We’re happy to hear you recognise that no one should be profiting off our collective illness. We’ve seen reports that ‘no profit will be made’ by companies, but now we need to see the deal. 

That’s why we’re demanding that this ‘deal’ be made public, every dot and comma of it. You have stated that it will be done with “Open book” accounting, and external auditors verifying the public money being used. But we deserve to see what is being contracted to private companies here, including staffing arrangements. As Gary Neville and Ryan Giggs offer their hotels to NHS staff for free, we repeat no profit should be made in this arrangement.

Over 17,000 NHS beds have gone since 2010, meaning patients were already being sent to private hospitals for treatment, channeling cash and vital NHS staff to private companies. NHS capacity must be expanded to serve our communities: it is not there to prop up private companies.

This experience has taught us that we are all in this together, and that our NHS is a vital life saving organ looking after our health together, no matter whether you can pay.
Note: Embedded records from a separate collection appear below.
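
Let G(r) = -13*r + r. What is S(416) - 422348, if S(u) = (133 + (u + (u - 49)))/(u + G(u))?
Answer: -483166341/1144 ≈ -4.2235e+5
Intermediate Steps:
G(r) = -12*r
S(u) = -(84 + 2*u)/(11*u) (S(u) = (133 + (u + (u - 49)))/(u - 12*u) = (133 + (u + (-49 + u)))/((-11*u)) = (133 + (-49 + 2*u))*(-1/(11*u)) = (84 + 2*u)*(-1/(11*u)) = -(84 + 2*u)/(11*u))
S(416) - 422348 = (2/11)*(-42 - 1*416)/416 - 422348 = (2/11)*(1/416)*(-42 - 416) - 422348 = (2/11)*(1/416)*(-458) - 422348 = -229/1144 - 422348 = -483166341/1144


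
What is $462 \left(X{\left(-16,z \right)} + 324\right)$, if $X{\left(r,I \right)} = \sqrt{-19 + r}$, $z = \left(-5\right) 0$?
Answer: $149688 + 462 i \sqrt{35} \approx 1.4969 \cdot 10^{5} + 2733.2 i$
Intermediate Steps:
$z = 0$
$462 \left(X{\left(-16,z \right)} + 324\right) = 462 \left(\sqrt{-19 - 16} + 324\right) = 462 \left(\sqrt{-35} + 324\right) = 462 \left(i \sqrt{35} + 324\right) = 462 \left(324 + i \sqrt{35}\right) = 149688 + 462 i \sqrt{35}$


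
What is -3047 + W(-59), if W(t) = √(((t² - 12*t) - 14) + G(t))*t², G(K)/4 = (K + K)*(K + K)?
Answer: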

To keep our NHS intact at the end of this, we ask that you pledge:

  • That this ‘deal’ be made public, every dot and comma of it.
  • To end all of these contracts after this crisis. We know that private companies are hungry for long term NHS contracts. This means chunks out of the NHS budget are given to companies who in turn take profits, wasting money and fragmenting our health service. We do not want privatisation by stealth.
  • Reinstate our NHS by ending all privatisation across the service as soon as this is over.
  • The people of the UK demand their NHS has adequate funding and capacity to guarantee proper staffing and the beds required to treat people, so that the long term crisis in our health can end.

This crisis, that grips our families and friends every day, has shown that the NHS needed more capacity to deal with this in the first place. We hope to work with you to do this in the coming years.’